Alongside overall funding for the airport, the European Investment Bank today formally launched a USD 6 million support programme to minimise disruption during the upgrading and rehabilitation of the Jomo Kenyatta International Airport passenger facility in Nairobi, Kenya. The grant from the EU-Africa Infrastructure Trust Fund will be used to provide technical assistance, capacity building and environmental support for the airport upgrading project. The European Investment Bank agreed in December, 2009 to co-finance the JKIA upgrading project and will provide USD 93 million. Agence Francaise de Developpement will also provide USD 93 million for the airport upgrading scheme.

Eng S. M. Gichuki, Managing Director said “KAA as an Airport operator must continually develop our country’s aviation infrastructure to not only cope with demand and capacity constraints but serve as a catalyst for the country’s economic prosperity by adequately serving all our customers at world class standards. Indeed the reason why we are here today is to sign of these important financial agreements to enable us fulfil our mandate to the aviation sector”.

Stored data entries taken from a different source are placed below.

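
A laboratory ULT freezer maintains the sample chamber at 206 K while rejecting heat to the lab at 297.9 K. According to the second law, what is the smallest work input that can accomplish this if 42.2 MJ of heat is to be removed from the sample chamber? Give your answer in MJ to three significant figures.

18.8 MJ

The reservoir spacing is ΔT = 297.9 − 206 = 91.90 K.
The reversible limit is COP_R = T_C/ΔT = 2.242, so W_min = Q_C/COP = Q_C·ΔT/T_C.
W_min = 42.20 × 91.90/206.00 = 18.83 MJ.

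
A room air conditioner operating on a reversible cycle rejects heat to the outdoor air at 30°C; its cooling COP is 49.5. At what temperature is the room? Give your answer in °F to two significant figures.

For a Carnot refrigerator COP_R = T_C/(T_H − T_C), so T_C = COP·T_H/(1 + COP).
With T_H = 303.15 K, T_C = 49.5 × 303.15/50.50 = 297.15 K.
Converting, 297.15 K = 75.19°F.

75 °F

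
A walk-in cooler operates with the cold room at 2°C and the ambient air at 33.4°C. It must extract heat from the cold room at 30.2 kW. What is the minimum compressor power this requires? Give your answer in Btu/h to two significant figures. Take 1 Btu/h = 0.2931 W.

In absolute terms T_C = 275.15 K and T_H = 306.55 K, so ΔT = 31.40 K.
COP_Carnot = T_C/ΔT = 275.15/31.40 = 8.763.
Ẇ_min = Q̇/COP_Carnot = 30.20/8.763 = 3.446 kW = 11760 Btu/h.

12000 Btu/h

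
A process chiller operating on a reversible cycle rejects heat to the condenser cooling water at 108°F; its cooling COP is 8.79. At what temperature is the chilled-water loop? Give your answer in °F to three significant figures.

For a Carnot refrigerator COP_R = T_C/(T_H − T_C), so T_C = COP·T_H/(1 + COP).
With T_H = 315.37 K, T_C = 8.79 × 315.37/9.790 = 283.16 K.
Converting, 283.16 K = 50.02°F.

50.0 °F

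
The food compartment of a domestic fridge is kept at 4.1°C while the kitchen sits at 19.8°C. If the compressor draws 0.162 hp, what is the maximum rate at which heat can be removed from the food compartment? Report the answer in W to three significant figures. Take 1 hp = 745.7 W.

In absolute terms T_C = 277.25 K and T_H = 292.95 K, so ΔT = 15.70 K.
COP_Carnot = T_C/ΔT = 277.25/15.70 = 17.66.
Q̇_max = COP_Carnot × Ẇ = 17.66 × 0.1620 hp = 2.861 hp = 2133 W.

2130 W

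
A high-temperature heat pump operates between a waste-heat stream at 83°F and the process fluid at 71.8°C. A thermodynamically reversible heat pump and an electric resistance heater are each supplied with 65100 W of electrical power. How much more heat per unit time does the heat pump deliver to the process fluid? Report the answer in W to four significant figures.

In absolute terms T_C = 301.48 K and T_H = 344.95 K, so ΔT = 43.47 K.
COP_Carnot = T_H/ΔT = 344.95/43.47 = 7.936.
The heat pump delivers Q̇_H = COP × Ẇ = 516600 W; the resistance heater delivers Ẇ = 65100 W.
Extra = (COP − 1)·Ẇ = 451500 W.

451500 W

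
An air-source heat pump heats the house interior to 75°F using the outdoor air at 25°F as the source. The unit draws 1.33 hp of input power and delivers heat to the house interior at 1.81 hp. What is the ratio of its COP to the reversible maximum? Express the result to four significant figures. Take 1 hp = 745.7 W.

COP_actual = Q̇_H/Ẇ = 1.810/1.330 = 1.361.
In absolute terms T_C = 269.26 K and T_H = 297.04 K, so ΔT = 27.78 K.
COP_Carnot = T_H/ΔT = 297.04/27.78 = 10.69.
η_II = COP_actual/COP_Carnot = 1.361/10.69 = 0.1273.

0.1273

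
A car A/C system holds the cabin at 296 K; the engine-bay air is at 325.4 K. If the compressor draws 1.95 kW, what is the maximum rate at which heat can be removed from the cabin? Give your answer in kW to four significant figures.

19.63 kW

The reservoir spacing is ΔT = 325.4 − 296 = 29.40 K.
COP_Carnot = T_C/ΔT = 296.00/29.40 = 10.07.
Q̇_max = COP_Carnot × Ẇ = 10.07 × 1.950 kW = 19.63 kW.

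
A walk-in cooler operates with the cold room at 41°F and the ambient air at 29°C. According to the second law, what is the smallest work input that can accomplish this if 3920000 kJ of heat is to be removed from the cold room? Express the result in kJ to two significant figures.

In absolute terms T_C = 278.15 K and T_H = 302.15 K, so ΔT = 24.00 K.
The reversible limit is COP_R = T_C/ΔT = 11.59, so W_min = Q_C/COP = Q_C·ΔT/T_C.
W_min = 3920000 × 24.00/278.15 = 338200 kJ.

340000 kJ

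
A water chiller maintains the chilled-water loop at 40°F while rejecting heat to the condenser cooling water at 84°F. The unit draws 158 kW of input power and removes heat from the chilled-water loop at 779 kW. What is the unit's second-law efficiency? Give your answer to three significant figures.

0.434

COP_actual = Q̇_C/Ẇ = 779.0/158.0 = 4.930.
In absolute terms T_C = 277.59 K and T_H = 302.04 K, so ΔT = 24.44 K.
COP_Carnot = T_C/ΔT = 277.59/24.44 = 11.36.
η_II = COP_actual/COP_Carnot = 4.930/11.36 = 0.4342.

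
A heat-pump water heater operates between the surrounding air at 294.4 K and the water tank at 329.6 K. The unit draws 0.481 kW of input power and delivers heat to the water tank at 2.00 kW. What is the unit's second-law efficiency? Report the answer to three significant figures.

COP_actual = Q̇_H/Ẇ = 2.000/0.4810 = 4.158.
The reservoir spacing is ΔT = 329.6 − 294.4 = 35.20 K.
COP_Carnot = T_H/ΔT = 329.60/35.20 = 9.364.
η_II = COP_actual/COP_Carnot = 4.158/9.364 = 0.4441.

0.444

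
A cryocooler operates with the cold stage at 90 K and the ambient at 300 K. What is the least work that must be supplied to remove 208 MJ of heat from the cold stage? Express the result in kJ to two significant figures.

490000 kJ

The reservoir spacing is ΔT = 300 − 90 = 210.0 K.
The reversible limit is COP_R = T_C/ΔT = 0.4286, so W_min = Q_C/COP = Q_C·ΔT/T_C.
W_min = 208.0 × 210.0/90.00 = 485.3 MJ = 485300 kJ.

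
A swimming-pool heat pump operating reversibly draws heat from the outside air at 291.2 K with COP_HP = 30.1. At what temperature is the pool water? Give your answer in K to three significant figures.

COP_HP = T_H/(T_H − T_C) rearranges to T_H = COP·T_C/(COP − 1).
With T_C = 291.20 K, T_H = 30.1 × 291.20/29.10 = 301.21 K.

301 K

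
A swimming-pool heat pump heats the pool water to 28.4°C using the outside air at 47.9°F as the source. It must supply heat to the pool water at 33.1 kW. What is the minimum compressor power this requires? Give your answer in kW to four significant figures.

In absolute terms T_C = 281.98 K and T_H = 301.55 K, so ΔT = 19.57 K.
COP_Carnot = T_H/ΔT = 301.55/19.57 = 15.41.
Ẇ_min = Q̇/COP_Carnot = 33.10/15.41 = 2.148 kW.

2.148 kW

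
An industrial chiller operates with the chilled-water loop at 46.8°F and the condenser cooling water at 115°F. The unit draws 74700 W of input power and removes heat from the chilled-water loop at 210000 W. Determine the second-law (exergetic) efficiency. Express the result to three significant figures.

0.379

COP_actual = Q̇_C/Ẇ = 210000/74700 = 2.811.
In absolute terms T_C = 281.37 K and T_H = 319.26 K, so ΔT = 37.89 K.
COP_Carnot = T_C/ΔT = 281.37/37.89 = 7.426.
η_II = COP_actual/COP_Carnot = 2.811/7.426 = 0.3786.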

Speaking at the signature ceremony held at Jomo Kenyatta International Airport earlier today European Investment Bank Vice President Plutarchos Sakellaris said: “The European Investment Bank is financing the upgrading of JKIA as part of our wider strategy of investing in key infrastructure across Africa. This will provide an efficient transport link that acts as a key building block for strong economic growth in Kenya. Successful completion of the project, and ensuring minimal inconvenience for passengers, will benefit East Africa’s leading transport hub and improve links to the wider world.

Jean-Pierre Marcelli, Director of the Francaise de Developpement Nairobi office said: “Through the financing of JKIA Expansion Program, AFD intends to contribute to Kenya’s and the EAC economic growth and to enhance competitiveness of the region. In Kenya, air transport is a key issue for channelling hard currencies coming from tourism and high-value exports for perishable goods, notably flowers and vegetables. This investment will be profitable for all the users and customers of the airport.

The technical assistance grant, from the EU-Africa Infrastructure Trust Fund, will help ensure a smooth transition of airport operations during the rehabilitation of Terminals 1, 2 and 3 and the arrivals hall, as well as the construction of the new Terminal 4. Specialist consultants will coordinate expansion of the existing terminal to ensure minimal disruption to passengers, airlines and airport operations.

Air transport has become increasingly important to the economy of Kenya, sustaining the tourist industry and the fresh flower and horticulture export markets. The current airport was originally designed for an annual capacity of 2.5 million passengers, and presently handles almost double that volume, leading to difficulties in meeting international customer service standards. The proposed project will increase design capacity to 9.3 million annual passengers and providing improved security that comply with International Civil Aviation Authority ICAO) standards.

Vice President Sakellaris is currently on a three day visit to Kenya to see other initiatives funded by the European Investment Bank including the Olkaria Geothermal power plant and other projects. The European Investment Bank delegation will also be meeting President Kibaki, Prime Minister Odinga, other senior government ministers and business leaders.


Notes for editors:

European Investment Bank

  • The European Investment Bank, the long-term lending institution of the European Union, whose shareholders are the 27 European Union member states, has been active across Africa for over 40 years. EIB activities follow policies and objectives set down by European Union member states and whose Finance Ministers are the EIB’s Governors.
  • Over the last 5 years the European Investment Bank has provided EUR 890 m for the East and Central African region. In 2009, the European Investment Bank provided over EUR 1.1bn of funding to sub-Saharan Africa. The Bank supports public sector projects that are critical for private sector development and the creation of a competitive business environment. The Bank provides a broad range of financing instruments including loans, guarantees and risk capital to Africa selecting projects that can deliver sustainable economic, social and environmental benefits.
  • The EU-Africa Infrastructure Trust Fund, an instrument of the EU-Africa Partnership on Infrastructure, promotes regional infrastructure schemes to foster wider African development. It is funded by the European Commission and a number of European Member States, managed by the EIB. The Fund provides grants alongside long- term loan finance made available by financial institutions to support cross-border infrastructure investments in sub-Saharan Africa.
  • The World Bank will also contribute USD 18m for the airport upgrading project.